The game of football is at a changing point. Change is not new. Football has gone through multiple changes as it evolved from the original running plays only to the inclusion of the forward pass, from option football to pro-style, and eventually the spread offense. Even plays have sparked change as play-action evolved into RPOs, defenses have changed from heavy run stoppers to more of an athletic style to slow down the up tempo pace of modern offenses. Changes in the game have been happening since the inception. Change is an inevitability.
The current, and one of the most controversial changes the game is facing is the transfer portal. Players are signing up to leave their schools like never before. Presumptively looking for greener pastures in the form of playing time, NIL money, or perhaps a better team composition. Whatever the reason may be, player transfers from one school to another is changing the landscape of college football. The ability to project the four year success rate of an incoming class became that much more difficult as players who are there this season may not be there for next season. The onus on coaches to win now has become that much more difficult to achieve.

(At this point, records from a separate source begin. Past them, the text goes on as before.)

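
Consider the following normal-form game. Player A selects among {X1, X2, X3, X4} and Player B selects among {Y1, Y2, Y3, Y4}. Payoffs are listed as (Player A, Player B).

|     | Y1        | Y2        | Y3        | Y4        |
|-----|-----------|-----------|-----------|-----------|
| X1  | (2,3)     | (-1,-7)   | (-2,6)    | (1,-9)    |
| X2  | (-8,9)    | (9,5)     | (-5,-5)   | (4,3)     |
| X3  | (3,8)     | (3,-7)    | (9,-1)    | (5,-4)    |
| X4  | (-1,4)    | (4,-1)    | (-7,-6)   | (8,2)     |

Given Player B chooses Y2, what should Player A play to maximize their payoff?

X2

With Player B fixed at Y2, Player A's payoffs are: X1 → -1, X2 → 9, X3 → 3, X4 → 4.
The maximum is 9, achieved by X2.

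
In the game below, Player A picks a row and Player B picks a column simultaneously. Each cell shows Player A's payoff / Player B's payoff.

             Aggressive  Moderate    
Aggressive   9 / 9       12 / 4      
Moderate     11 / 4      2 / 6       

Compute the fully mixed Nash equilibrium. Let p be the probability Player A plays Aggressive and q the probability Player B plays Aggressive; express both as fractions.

Each player's mixing probability is pinned down by making the *other* player indifferent.
Player B indifferent between Aggressive and Moderate: p·9 + (1−p)·4 = p·4 + (1−p)·6 ⟹ 4 + 5p = 6 + (-2)p ⟹ p = 2/7.
Player A indifferent between Aggressive and Moderate: q·9 + (1−q)·12 = q·11 + (1−q)·2 ⟹ 12 + (-3)q = 2 + 9q ⟹ q = 5/6.

p = 2/7, q = 5/6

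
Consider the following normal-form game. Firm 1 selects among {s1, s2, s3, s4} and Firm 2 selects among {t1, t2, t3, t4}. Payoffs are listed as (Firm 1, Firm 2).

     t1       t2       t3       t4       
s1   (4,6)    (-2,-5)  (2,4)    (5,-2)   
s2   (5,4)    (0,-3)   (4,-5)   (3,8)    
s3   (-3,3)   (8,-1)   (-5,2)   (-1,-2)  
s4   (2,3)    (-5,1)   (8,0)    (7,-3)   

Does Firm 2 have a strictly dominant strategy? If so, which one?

None

Check whether one of Firm 2's strategies beats all alternatives regardless of what the opponent does.
t1 is not dominant: against s2, t4 gives 8 > 4.
t2 is not dominant: against s1, t1 gives 6 > -5.
t3 is not dominant: against s1, t1 gives 6 > 4.
t4 is not dominant: against s1, t1 gives 6 > -2.
No single strategy is best against every opponent action.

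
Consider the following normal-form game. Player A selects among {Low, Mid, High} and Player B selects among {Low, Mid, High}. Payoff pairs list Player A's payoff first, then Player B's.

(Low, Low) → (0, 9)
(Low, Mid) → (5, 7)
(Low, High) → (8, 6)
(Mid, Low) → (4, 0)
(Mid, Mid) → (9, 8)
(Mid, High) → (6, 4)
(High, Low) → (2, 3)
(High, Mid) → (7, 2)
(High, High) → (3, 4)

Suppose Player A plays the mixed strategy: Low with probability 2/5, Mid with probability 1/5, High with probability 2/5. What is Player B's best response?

Player B's best reply maximizes expected payoff against the mix.
Low: (2/5)·9 + (1/5)·0 + (2/5)·3 = 24/5
Mid: (2/5)·7 + (1/5)·8 + (2/5)·2 = 26/5
High: (2/5)·6 + (1/5)·4 + (2/5)·4 = 24/5
Highest expected payoff is 26/5, from Mid.

Mid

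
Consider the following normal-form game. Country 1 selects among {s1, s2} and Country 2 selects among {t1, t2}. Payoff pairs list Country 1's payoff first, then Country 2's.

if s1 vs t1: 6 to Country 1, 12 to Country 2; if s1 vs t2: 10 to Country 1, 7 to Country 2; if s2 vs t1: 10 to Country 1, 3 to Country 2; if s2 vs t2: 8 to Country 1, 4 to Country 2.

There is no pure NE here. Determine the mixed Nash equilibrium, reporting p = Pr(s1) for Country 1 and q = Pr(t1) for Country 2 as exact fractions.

Each player's mixing probability is pinned down by making the *other* player indifferent.
Country 2 indifferent between t1 and t2: p·12 + (1−p)·3 = p·7 + (1−p)·4 ⟹ 3 + 9p = 4 + 3p ⟹ p = 1/6.
Country 1 indifferent between s1 and s2: q·6 + (1−q)·10 = q·10 + (1−q)·8 ⟹ 10 + (-4)q = 8 + 2q ⟹ q = 1/3.

p = 1/6, q = 1/3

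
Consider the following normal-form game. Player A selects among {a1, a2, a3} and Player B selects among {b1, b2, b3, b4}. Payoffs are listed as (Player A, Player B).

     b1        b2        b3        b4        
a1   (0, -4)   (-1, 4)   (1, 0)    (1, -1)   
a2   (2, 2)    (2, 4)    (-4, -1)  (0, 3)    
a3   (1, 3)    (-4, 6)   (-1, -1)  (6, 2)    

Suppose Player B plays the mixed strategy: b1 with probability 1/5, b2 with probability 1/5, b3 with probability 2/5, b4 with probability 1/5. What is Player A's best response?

a1

Player A's best reply maximizes expected payoff against the mix.
a1: (1/5)·0 + (1/5)·(-1) + (2/5)·1 + (1/5)·1 = 2/5
a2: (1/5)·2 + (1/5)·2 + (2/5)·(-4) + (1/5)·0 = -4/5
a3: (1/5)·1 + (1/5)·(-4) + (2/5)·(-1) + (1/5)·6 = 1/5
Highest expected payoff is 2/5, from a1.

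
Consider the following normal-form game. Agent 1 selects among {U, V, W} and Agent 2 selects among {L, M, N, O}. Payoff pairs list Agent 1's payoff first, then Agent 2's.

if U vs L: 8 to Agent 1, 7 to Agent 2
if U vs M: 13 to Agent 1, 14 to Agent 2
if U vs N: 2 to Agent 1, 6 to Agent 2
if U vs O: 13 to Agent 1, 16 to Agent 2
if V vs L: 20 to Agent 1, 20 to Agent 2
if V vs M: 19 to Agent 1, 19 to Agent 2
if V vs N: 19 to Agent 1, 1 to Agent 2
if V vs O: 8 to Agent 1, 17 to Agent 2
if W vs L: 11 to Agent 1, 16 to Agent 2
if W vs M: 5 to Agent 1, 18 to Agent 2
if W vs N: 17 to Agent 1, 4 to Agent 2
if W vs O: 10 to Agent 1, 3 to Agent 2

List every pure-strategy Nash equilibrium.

(U, O) and (V, L)

A profile is a Nash equilibrium when each player is best-responding to the other.
Agent 1's best responses — vs L: V (payoff 20); vs M: V (payoff 19); vs N: V (payoff 19); vs O: U (payoff 13).
Agent 2's best responses — vs U: O (payoff 16); vs V: L (payoff 20); vs W: M (payoff 18).
Mutual best responses occur at (U, O) and (V, L); at each, neither player gains by switching.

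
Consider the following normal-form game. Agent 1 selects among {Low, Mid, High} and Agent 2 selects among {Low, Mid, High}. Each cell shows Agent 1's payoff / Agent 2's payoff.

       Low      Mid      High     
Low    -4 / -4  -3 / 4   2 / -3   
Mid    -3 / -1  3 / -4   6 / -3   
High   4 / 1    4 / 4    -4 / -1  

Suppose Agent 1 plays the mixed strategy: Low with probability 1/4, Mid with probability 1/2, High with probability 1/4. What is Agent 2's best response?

Mid

Agent 2's best reply maximizes expected payoff against the mix.
Low: (1/4)·(-4) + (1/2)·(-1) + (1/4)·1 = -5/4
Mid: (1/4)·4 + (1/2)·(-4) + (1/4)·4 = 0
High: (1/4)·(-3) + (1/2)·(-3) + (1/4)·(-1) = -5/2
Highest expected payoff is 0, from Mid.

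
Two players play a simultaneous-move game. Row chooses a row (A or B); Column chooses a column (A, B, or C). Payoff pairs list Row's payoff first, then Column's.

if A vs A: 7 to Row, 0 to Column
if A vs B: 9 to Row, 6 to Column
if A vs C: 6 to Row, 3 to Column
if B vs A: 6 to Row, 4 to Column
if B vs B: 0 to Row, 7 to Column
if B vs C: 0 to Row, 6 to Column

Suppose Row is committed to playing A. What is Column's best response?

With Row fixed at A, Column's payoffs are: A → 0, B → 6, C → 3.
The maximum is 6, achieved by B.

B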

Football as we know is a copycat league. Coaches all over the nation copy each other’s strategy and play style in hopes to have similar or even greater success with their own teams. Now the players are copycats. As college players watched professional players leave their teams through free agency, now they get a taste of that world as they enter the portal to find their new home.

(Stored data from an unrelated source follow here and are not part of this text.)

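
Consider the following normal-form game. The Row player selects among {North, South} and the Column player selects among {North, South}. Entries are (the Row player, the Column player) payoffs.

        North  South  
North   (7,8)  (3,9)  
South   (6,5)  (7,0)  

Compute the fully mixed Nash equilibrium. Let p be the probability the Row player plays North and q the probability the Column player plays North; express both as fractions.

p = 5/6, q = 4/5

Each player's mixing probability is pinned down by making the *other* player indifferent.
The Column player indifferent between North and South: p·8 + (1−p)·5 = p·9 + (1−p)·0 ⟹ 5 + 3p = 0 + 9p ⟹ p = 5/6.
The Row player indifferent between North and South: q·7 + (1−q)·3 = q·6 + (1−q)·7 ⟹ 3 + 4q = 7 + (-1)q ⟹ q = 4/5.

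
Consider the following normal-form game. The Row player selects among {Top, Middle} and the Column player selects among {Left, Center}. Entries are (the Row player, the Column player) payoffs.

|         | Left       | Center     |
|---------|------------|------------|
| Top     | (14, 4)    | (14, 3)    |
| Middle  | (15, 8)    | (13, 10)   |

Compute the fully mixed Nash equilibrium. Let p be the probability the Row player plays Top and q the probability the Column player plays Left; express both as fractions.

Each player's mixing probability is pinned down by making the *other* player indifferent.
The Column player indifferent between Left and Center: p·4 + (1−p)·8 = p·3 + (1−p)·10 ⟹ 8 + (-4)p = 10 + (-7)p ⟹ p = 2/3.
The Row player indifferent between Top and Middle: q·14 + (1−q)·14 = q·15 + (1−q)·13 ⟹ 14 + 0q = 13 + 2q ⟹ q = 1/2.

p = 2/3, q = 1/2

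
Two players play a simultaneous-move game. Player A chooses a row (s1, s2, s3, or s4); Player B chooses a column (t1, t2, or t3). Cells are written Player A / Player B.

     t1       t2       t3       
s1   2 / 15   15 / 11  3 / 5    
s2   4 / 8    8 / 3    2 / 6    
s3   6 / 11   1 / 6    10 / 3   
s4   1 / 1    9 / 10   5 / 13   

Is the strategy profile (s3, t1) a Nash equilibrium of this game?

Yes

Holding Player B at t1: Player A gets 6 from s3, versus 2 from s1, 4 from s2, 1 from s4. No profitable deviation for Player A.
Holding Player A at s3: Player B gets 11 from t1, versus 6 from t2, 3 from t3. No profitable deviation for Player B either.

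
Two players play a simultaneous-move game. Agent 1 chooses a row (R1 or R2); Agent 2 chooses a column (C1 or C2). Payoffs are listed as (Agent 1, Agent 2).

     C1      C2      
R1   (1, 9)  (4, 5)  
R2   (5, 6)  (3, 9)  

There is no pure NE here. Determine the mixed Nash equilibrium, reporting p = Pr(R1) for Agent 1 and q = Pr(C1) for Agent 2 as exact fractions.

p = 3/7, q = 1/5

In a mixed NE each player is indifferent between their pure strategies, so the opponent's mix sets the indifference.
Agent 2 indifferent between C1 and C2: p·9 + (1−p)·6 = p·5 + (1−p)·9 ⟹ 6 + 3p = 9 + (-4)p ⟹ p = 3/7.
Agent 1 indifferent between R1 and R2: q·1 + (1−q)·4 = q·5 + (1−q)·3 ⟹ 4 + (-3)q = 3 + 2q ⟹ q = 1/5.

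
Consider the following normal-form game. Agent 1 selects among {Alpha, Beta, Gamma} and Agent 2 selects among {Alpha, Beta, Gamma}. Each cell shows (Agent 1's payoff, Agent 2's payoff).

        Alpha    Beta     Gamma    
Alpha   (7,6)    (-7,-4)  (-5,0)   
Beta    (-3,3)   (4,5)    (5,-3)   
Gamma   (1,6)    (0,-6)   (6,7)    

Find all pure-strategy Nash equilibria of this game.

Check mutual best responses: a cell is a NE iff neither player can gain by unilaterally deviating.
Agent 1's best responses — vs Alpha: Alpha (payoff 7); vs Beta: Beta (payoff 4); vs Gamma: Gamma (payoff 6).
Agent 2's best responses — vs Alpha: Alpha (payoff 6); vs Beta: Beta (payoff 5); vs Gamma: Gamma (payoff 7).
Mutual best responses occur at (Alpha, Alpha), (Beta, Beta), and (Gamma, Gamma); at each, neither player gains by switching.

(Alpha, Alpha), (Beta, Beta), and (Gamma, Gamma)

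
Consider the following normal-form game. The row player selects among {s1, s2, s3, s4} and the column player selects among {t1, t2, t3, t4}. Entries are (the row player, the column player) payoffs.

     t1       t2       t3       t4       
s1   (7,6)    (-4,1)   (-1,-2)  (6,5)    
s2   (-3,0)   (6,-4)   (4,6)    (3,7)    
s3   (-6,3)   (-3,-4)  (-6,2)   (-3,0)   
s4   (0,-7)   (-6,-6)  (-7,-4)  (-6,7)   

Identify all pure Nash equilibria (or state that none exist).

(s1, t1)

A profile is a Nash equilibrium when each player is best-responding to the other.
The row player's best responses — vs t1: s1 (payoff 7); vs t2: s2 (payoff 6); vs t3: s2 (payoff 4); vs t4: s1 (payoff 6).
The column player's best responses — vs s1: t1 (payoff 6); vs s2: t4 (payoff 7); vs s3: t1 (payoff 3); vs s4: t4 (payoff 7).
The only mutual best response is (s1, t1); neither player gains by switching there.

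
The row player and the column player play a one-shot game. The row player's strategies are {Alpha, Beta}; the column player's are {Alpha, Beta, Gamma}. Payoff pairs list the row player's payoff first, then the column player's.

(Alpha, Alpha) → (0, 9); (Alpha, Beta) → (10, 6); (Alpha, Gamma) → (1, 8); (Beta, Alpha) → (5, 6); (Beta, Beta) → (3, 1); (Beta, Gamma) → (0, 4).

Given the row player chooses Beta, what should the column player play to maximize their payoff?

Alpha

With the row player fixed at Beta, the column player's payoffs are: Alpha → 6, Beta → 1, Gamma → 4.
The maximum is 6, achieved by Alpha.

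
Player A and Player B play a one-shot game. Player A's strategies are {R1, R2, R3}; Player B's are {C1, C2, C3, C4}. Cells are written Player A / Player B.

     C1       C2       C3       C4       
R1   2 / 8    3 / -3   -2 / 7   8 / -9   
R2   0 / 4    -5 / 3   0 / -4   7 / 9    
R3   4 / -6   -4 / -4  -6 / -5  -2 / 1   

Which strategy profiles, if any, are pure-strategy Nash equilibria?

Check mutual best responses: a cell is a NE iff neither player can gain by unilaterally deviating.
Player A's best responses — vs C1: R3 (payoff 4); vs C2: R1 (payoff 3); vs C3: R2 (payoff 0); vs C4: R1 (payoff 8).
Player B's best responses — vs R1: C1 (payoff 8); vs R2: C4 (payoff 9); vs R3: C4 (payoff 1).
No cell has both players best-responding. For instance, Player A's best reply to C4 is R1, but against R1 Player B prefers C1 over C4.

There is no pure-strategy Nash equilibrium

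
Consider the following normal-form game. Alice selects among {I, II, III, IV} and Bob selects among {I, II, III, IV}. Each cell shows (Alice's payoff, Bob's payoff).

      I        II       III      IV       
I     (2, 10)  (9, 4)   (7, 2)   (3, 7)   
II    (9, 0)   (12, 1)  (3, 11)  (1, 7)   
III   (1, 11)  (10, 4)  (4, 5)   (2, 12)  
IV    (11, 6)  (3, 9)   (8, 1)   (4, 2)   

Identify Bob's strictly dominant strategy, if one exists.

Check whether one of Bob's strategies beats all alternatives regardless of what the opponent does.
I is not dominant: against II, II gives 1 > 0.
II is not dominant: against I, I gives 10 > 4.
III is not dominant: against I, I gives 10 > 2.
IV is not dominant: against I, I gives 10 > 7.
No single strategy is best against every opponent action.

No strictly dominant strategy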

Football is also a trickle down league. What happens at one level will eventually work through all levels. As free agency became part of the professional leagues, now the transfer portal is part of the college game, and transferring players is also becoming a greater issue at the high school level. High school players are going from school to school in hopes of finding the place that gets them closer to what they want. Be it more playing time, a scholarship, or a better team experience. As players watch the success of players using the transfer portal, I believe this will become even more rampant among high school programs, especially in urban and suburban areas where it is “easier” to get to a new school.
So how will high school coaches adapt to this new landscape of football? Darrell Royal, the long time successful coach of the Texas Longhorns had a saying that goes “You’ve gotta dance with them what brung ya”, referring to his decision to stick with the players that earned the wins so far through the season. This statement still holds true today, but it makes me think that we need another saying for this time in football.
I think today we need to be prepared to dance with whoever shows up. With players coming and going from one season to the next, our systems have to be able to accept who’s there and incorporate them into the full program. Offense, defense, special teams, and more importantly, the culture of the program. Player movement today no longer guarantees four years to get them fully taught and bought into the why and how you run your program.
You may only have one year. One year to impact a player’s life and teach them what it means to be accountable, to be a teammate, and to be a leader. One season to get buy in.
The culture of your program has to be on point. You need strong skill development, values aligned, working styles, communication styles, and a healthy inclusiveness from top to bottom. The members in place must be versed and ready to bring new team members up to speed. Accountability is key.
A strong culture strengthens member retention. When you dance with who shows up, you teach them the skills they need to be successful when they leave, but you treat them well enough so they don’t want to. That idea comes from Richard Branson, founder of the Virgin Group. It’s about investing in and empowering your players. This starts with basic skill instruction, but requires so much more. You cannot assume the players know what to do just because they have been told what to do. They must be taught what to do. They must be given the opportunity to practice what they have been taught. They also must be provided feedback on their successes and their failures. This is easy to do for skill work, but hard to do for culture and character and leadership.
Every high school program teaches and gives feedback on skill work. The difference is made in those who teach and give feedback in everything they do. You also have to do something that may even be harder. You have to extend your trust. Show the team you trust them and they will return their trust to you. If you trust them and they trust you, you have the ability to go after all of your goals.
Some players will still leave. I don’t lament over who is on the roster and who is not. You cannot control their or their parent’s decisions. You can only coach who shows up.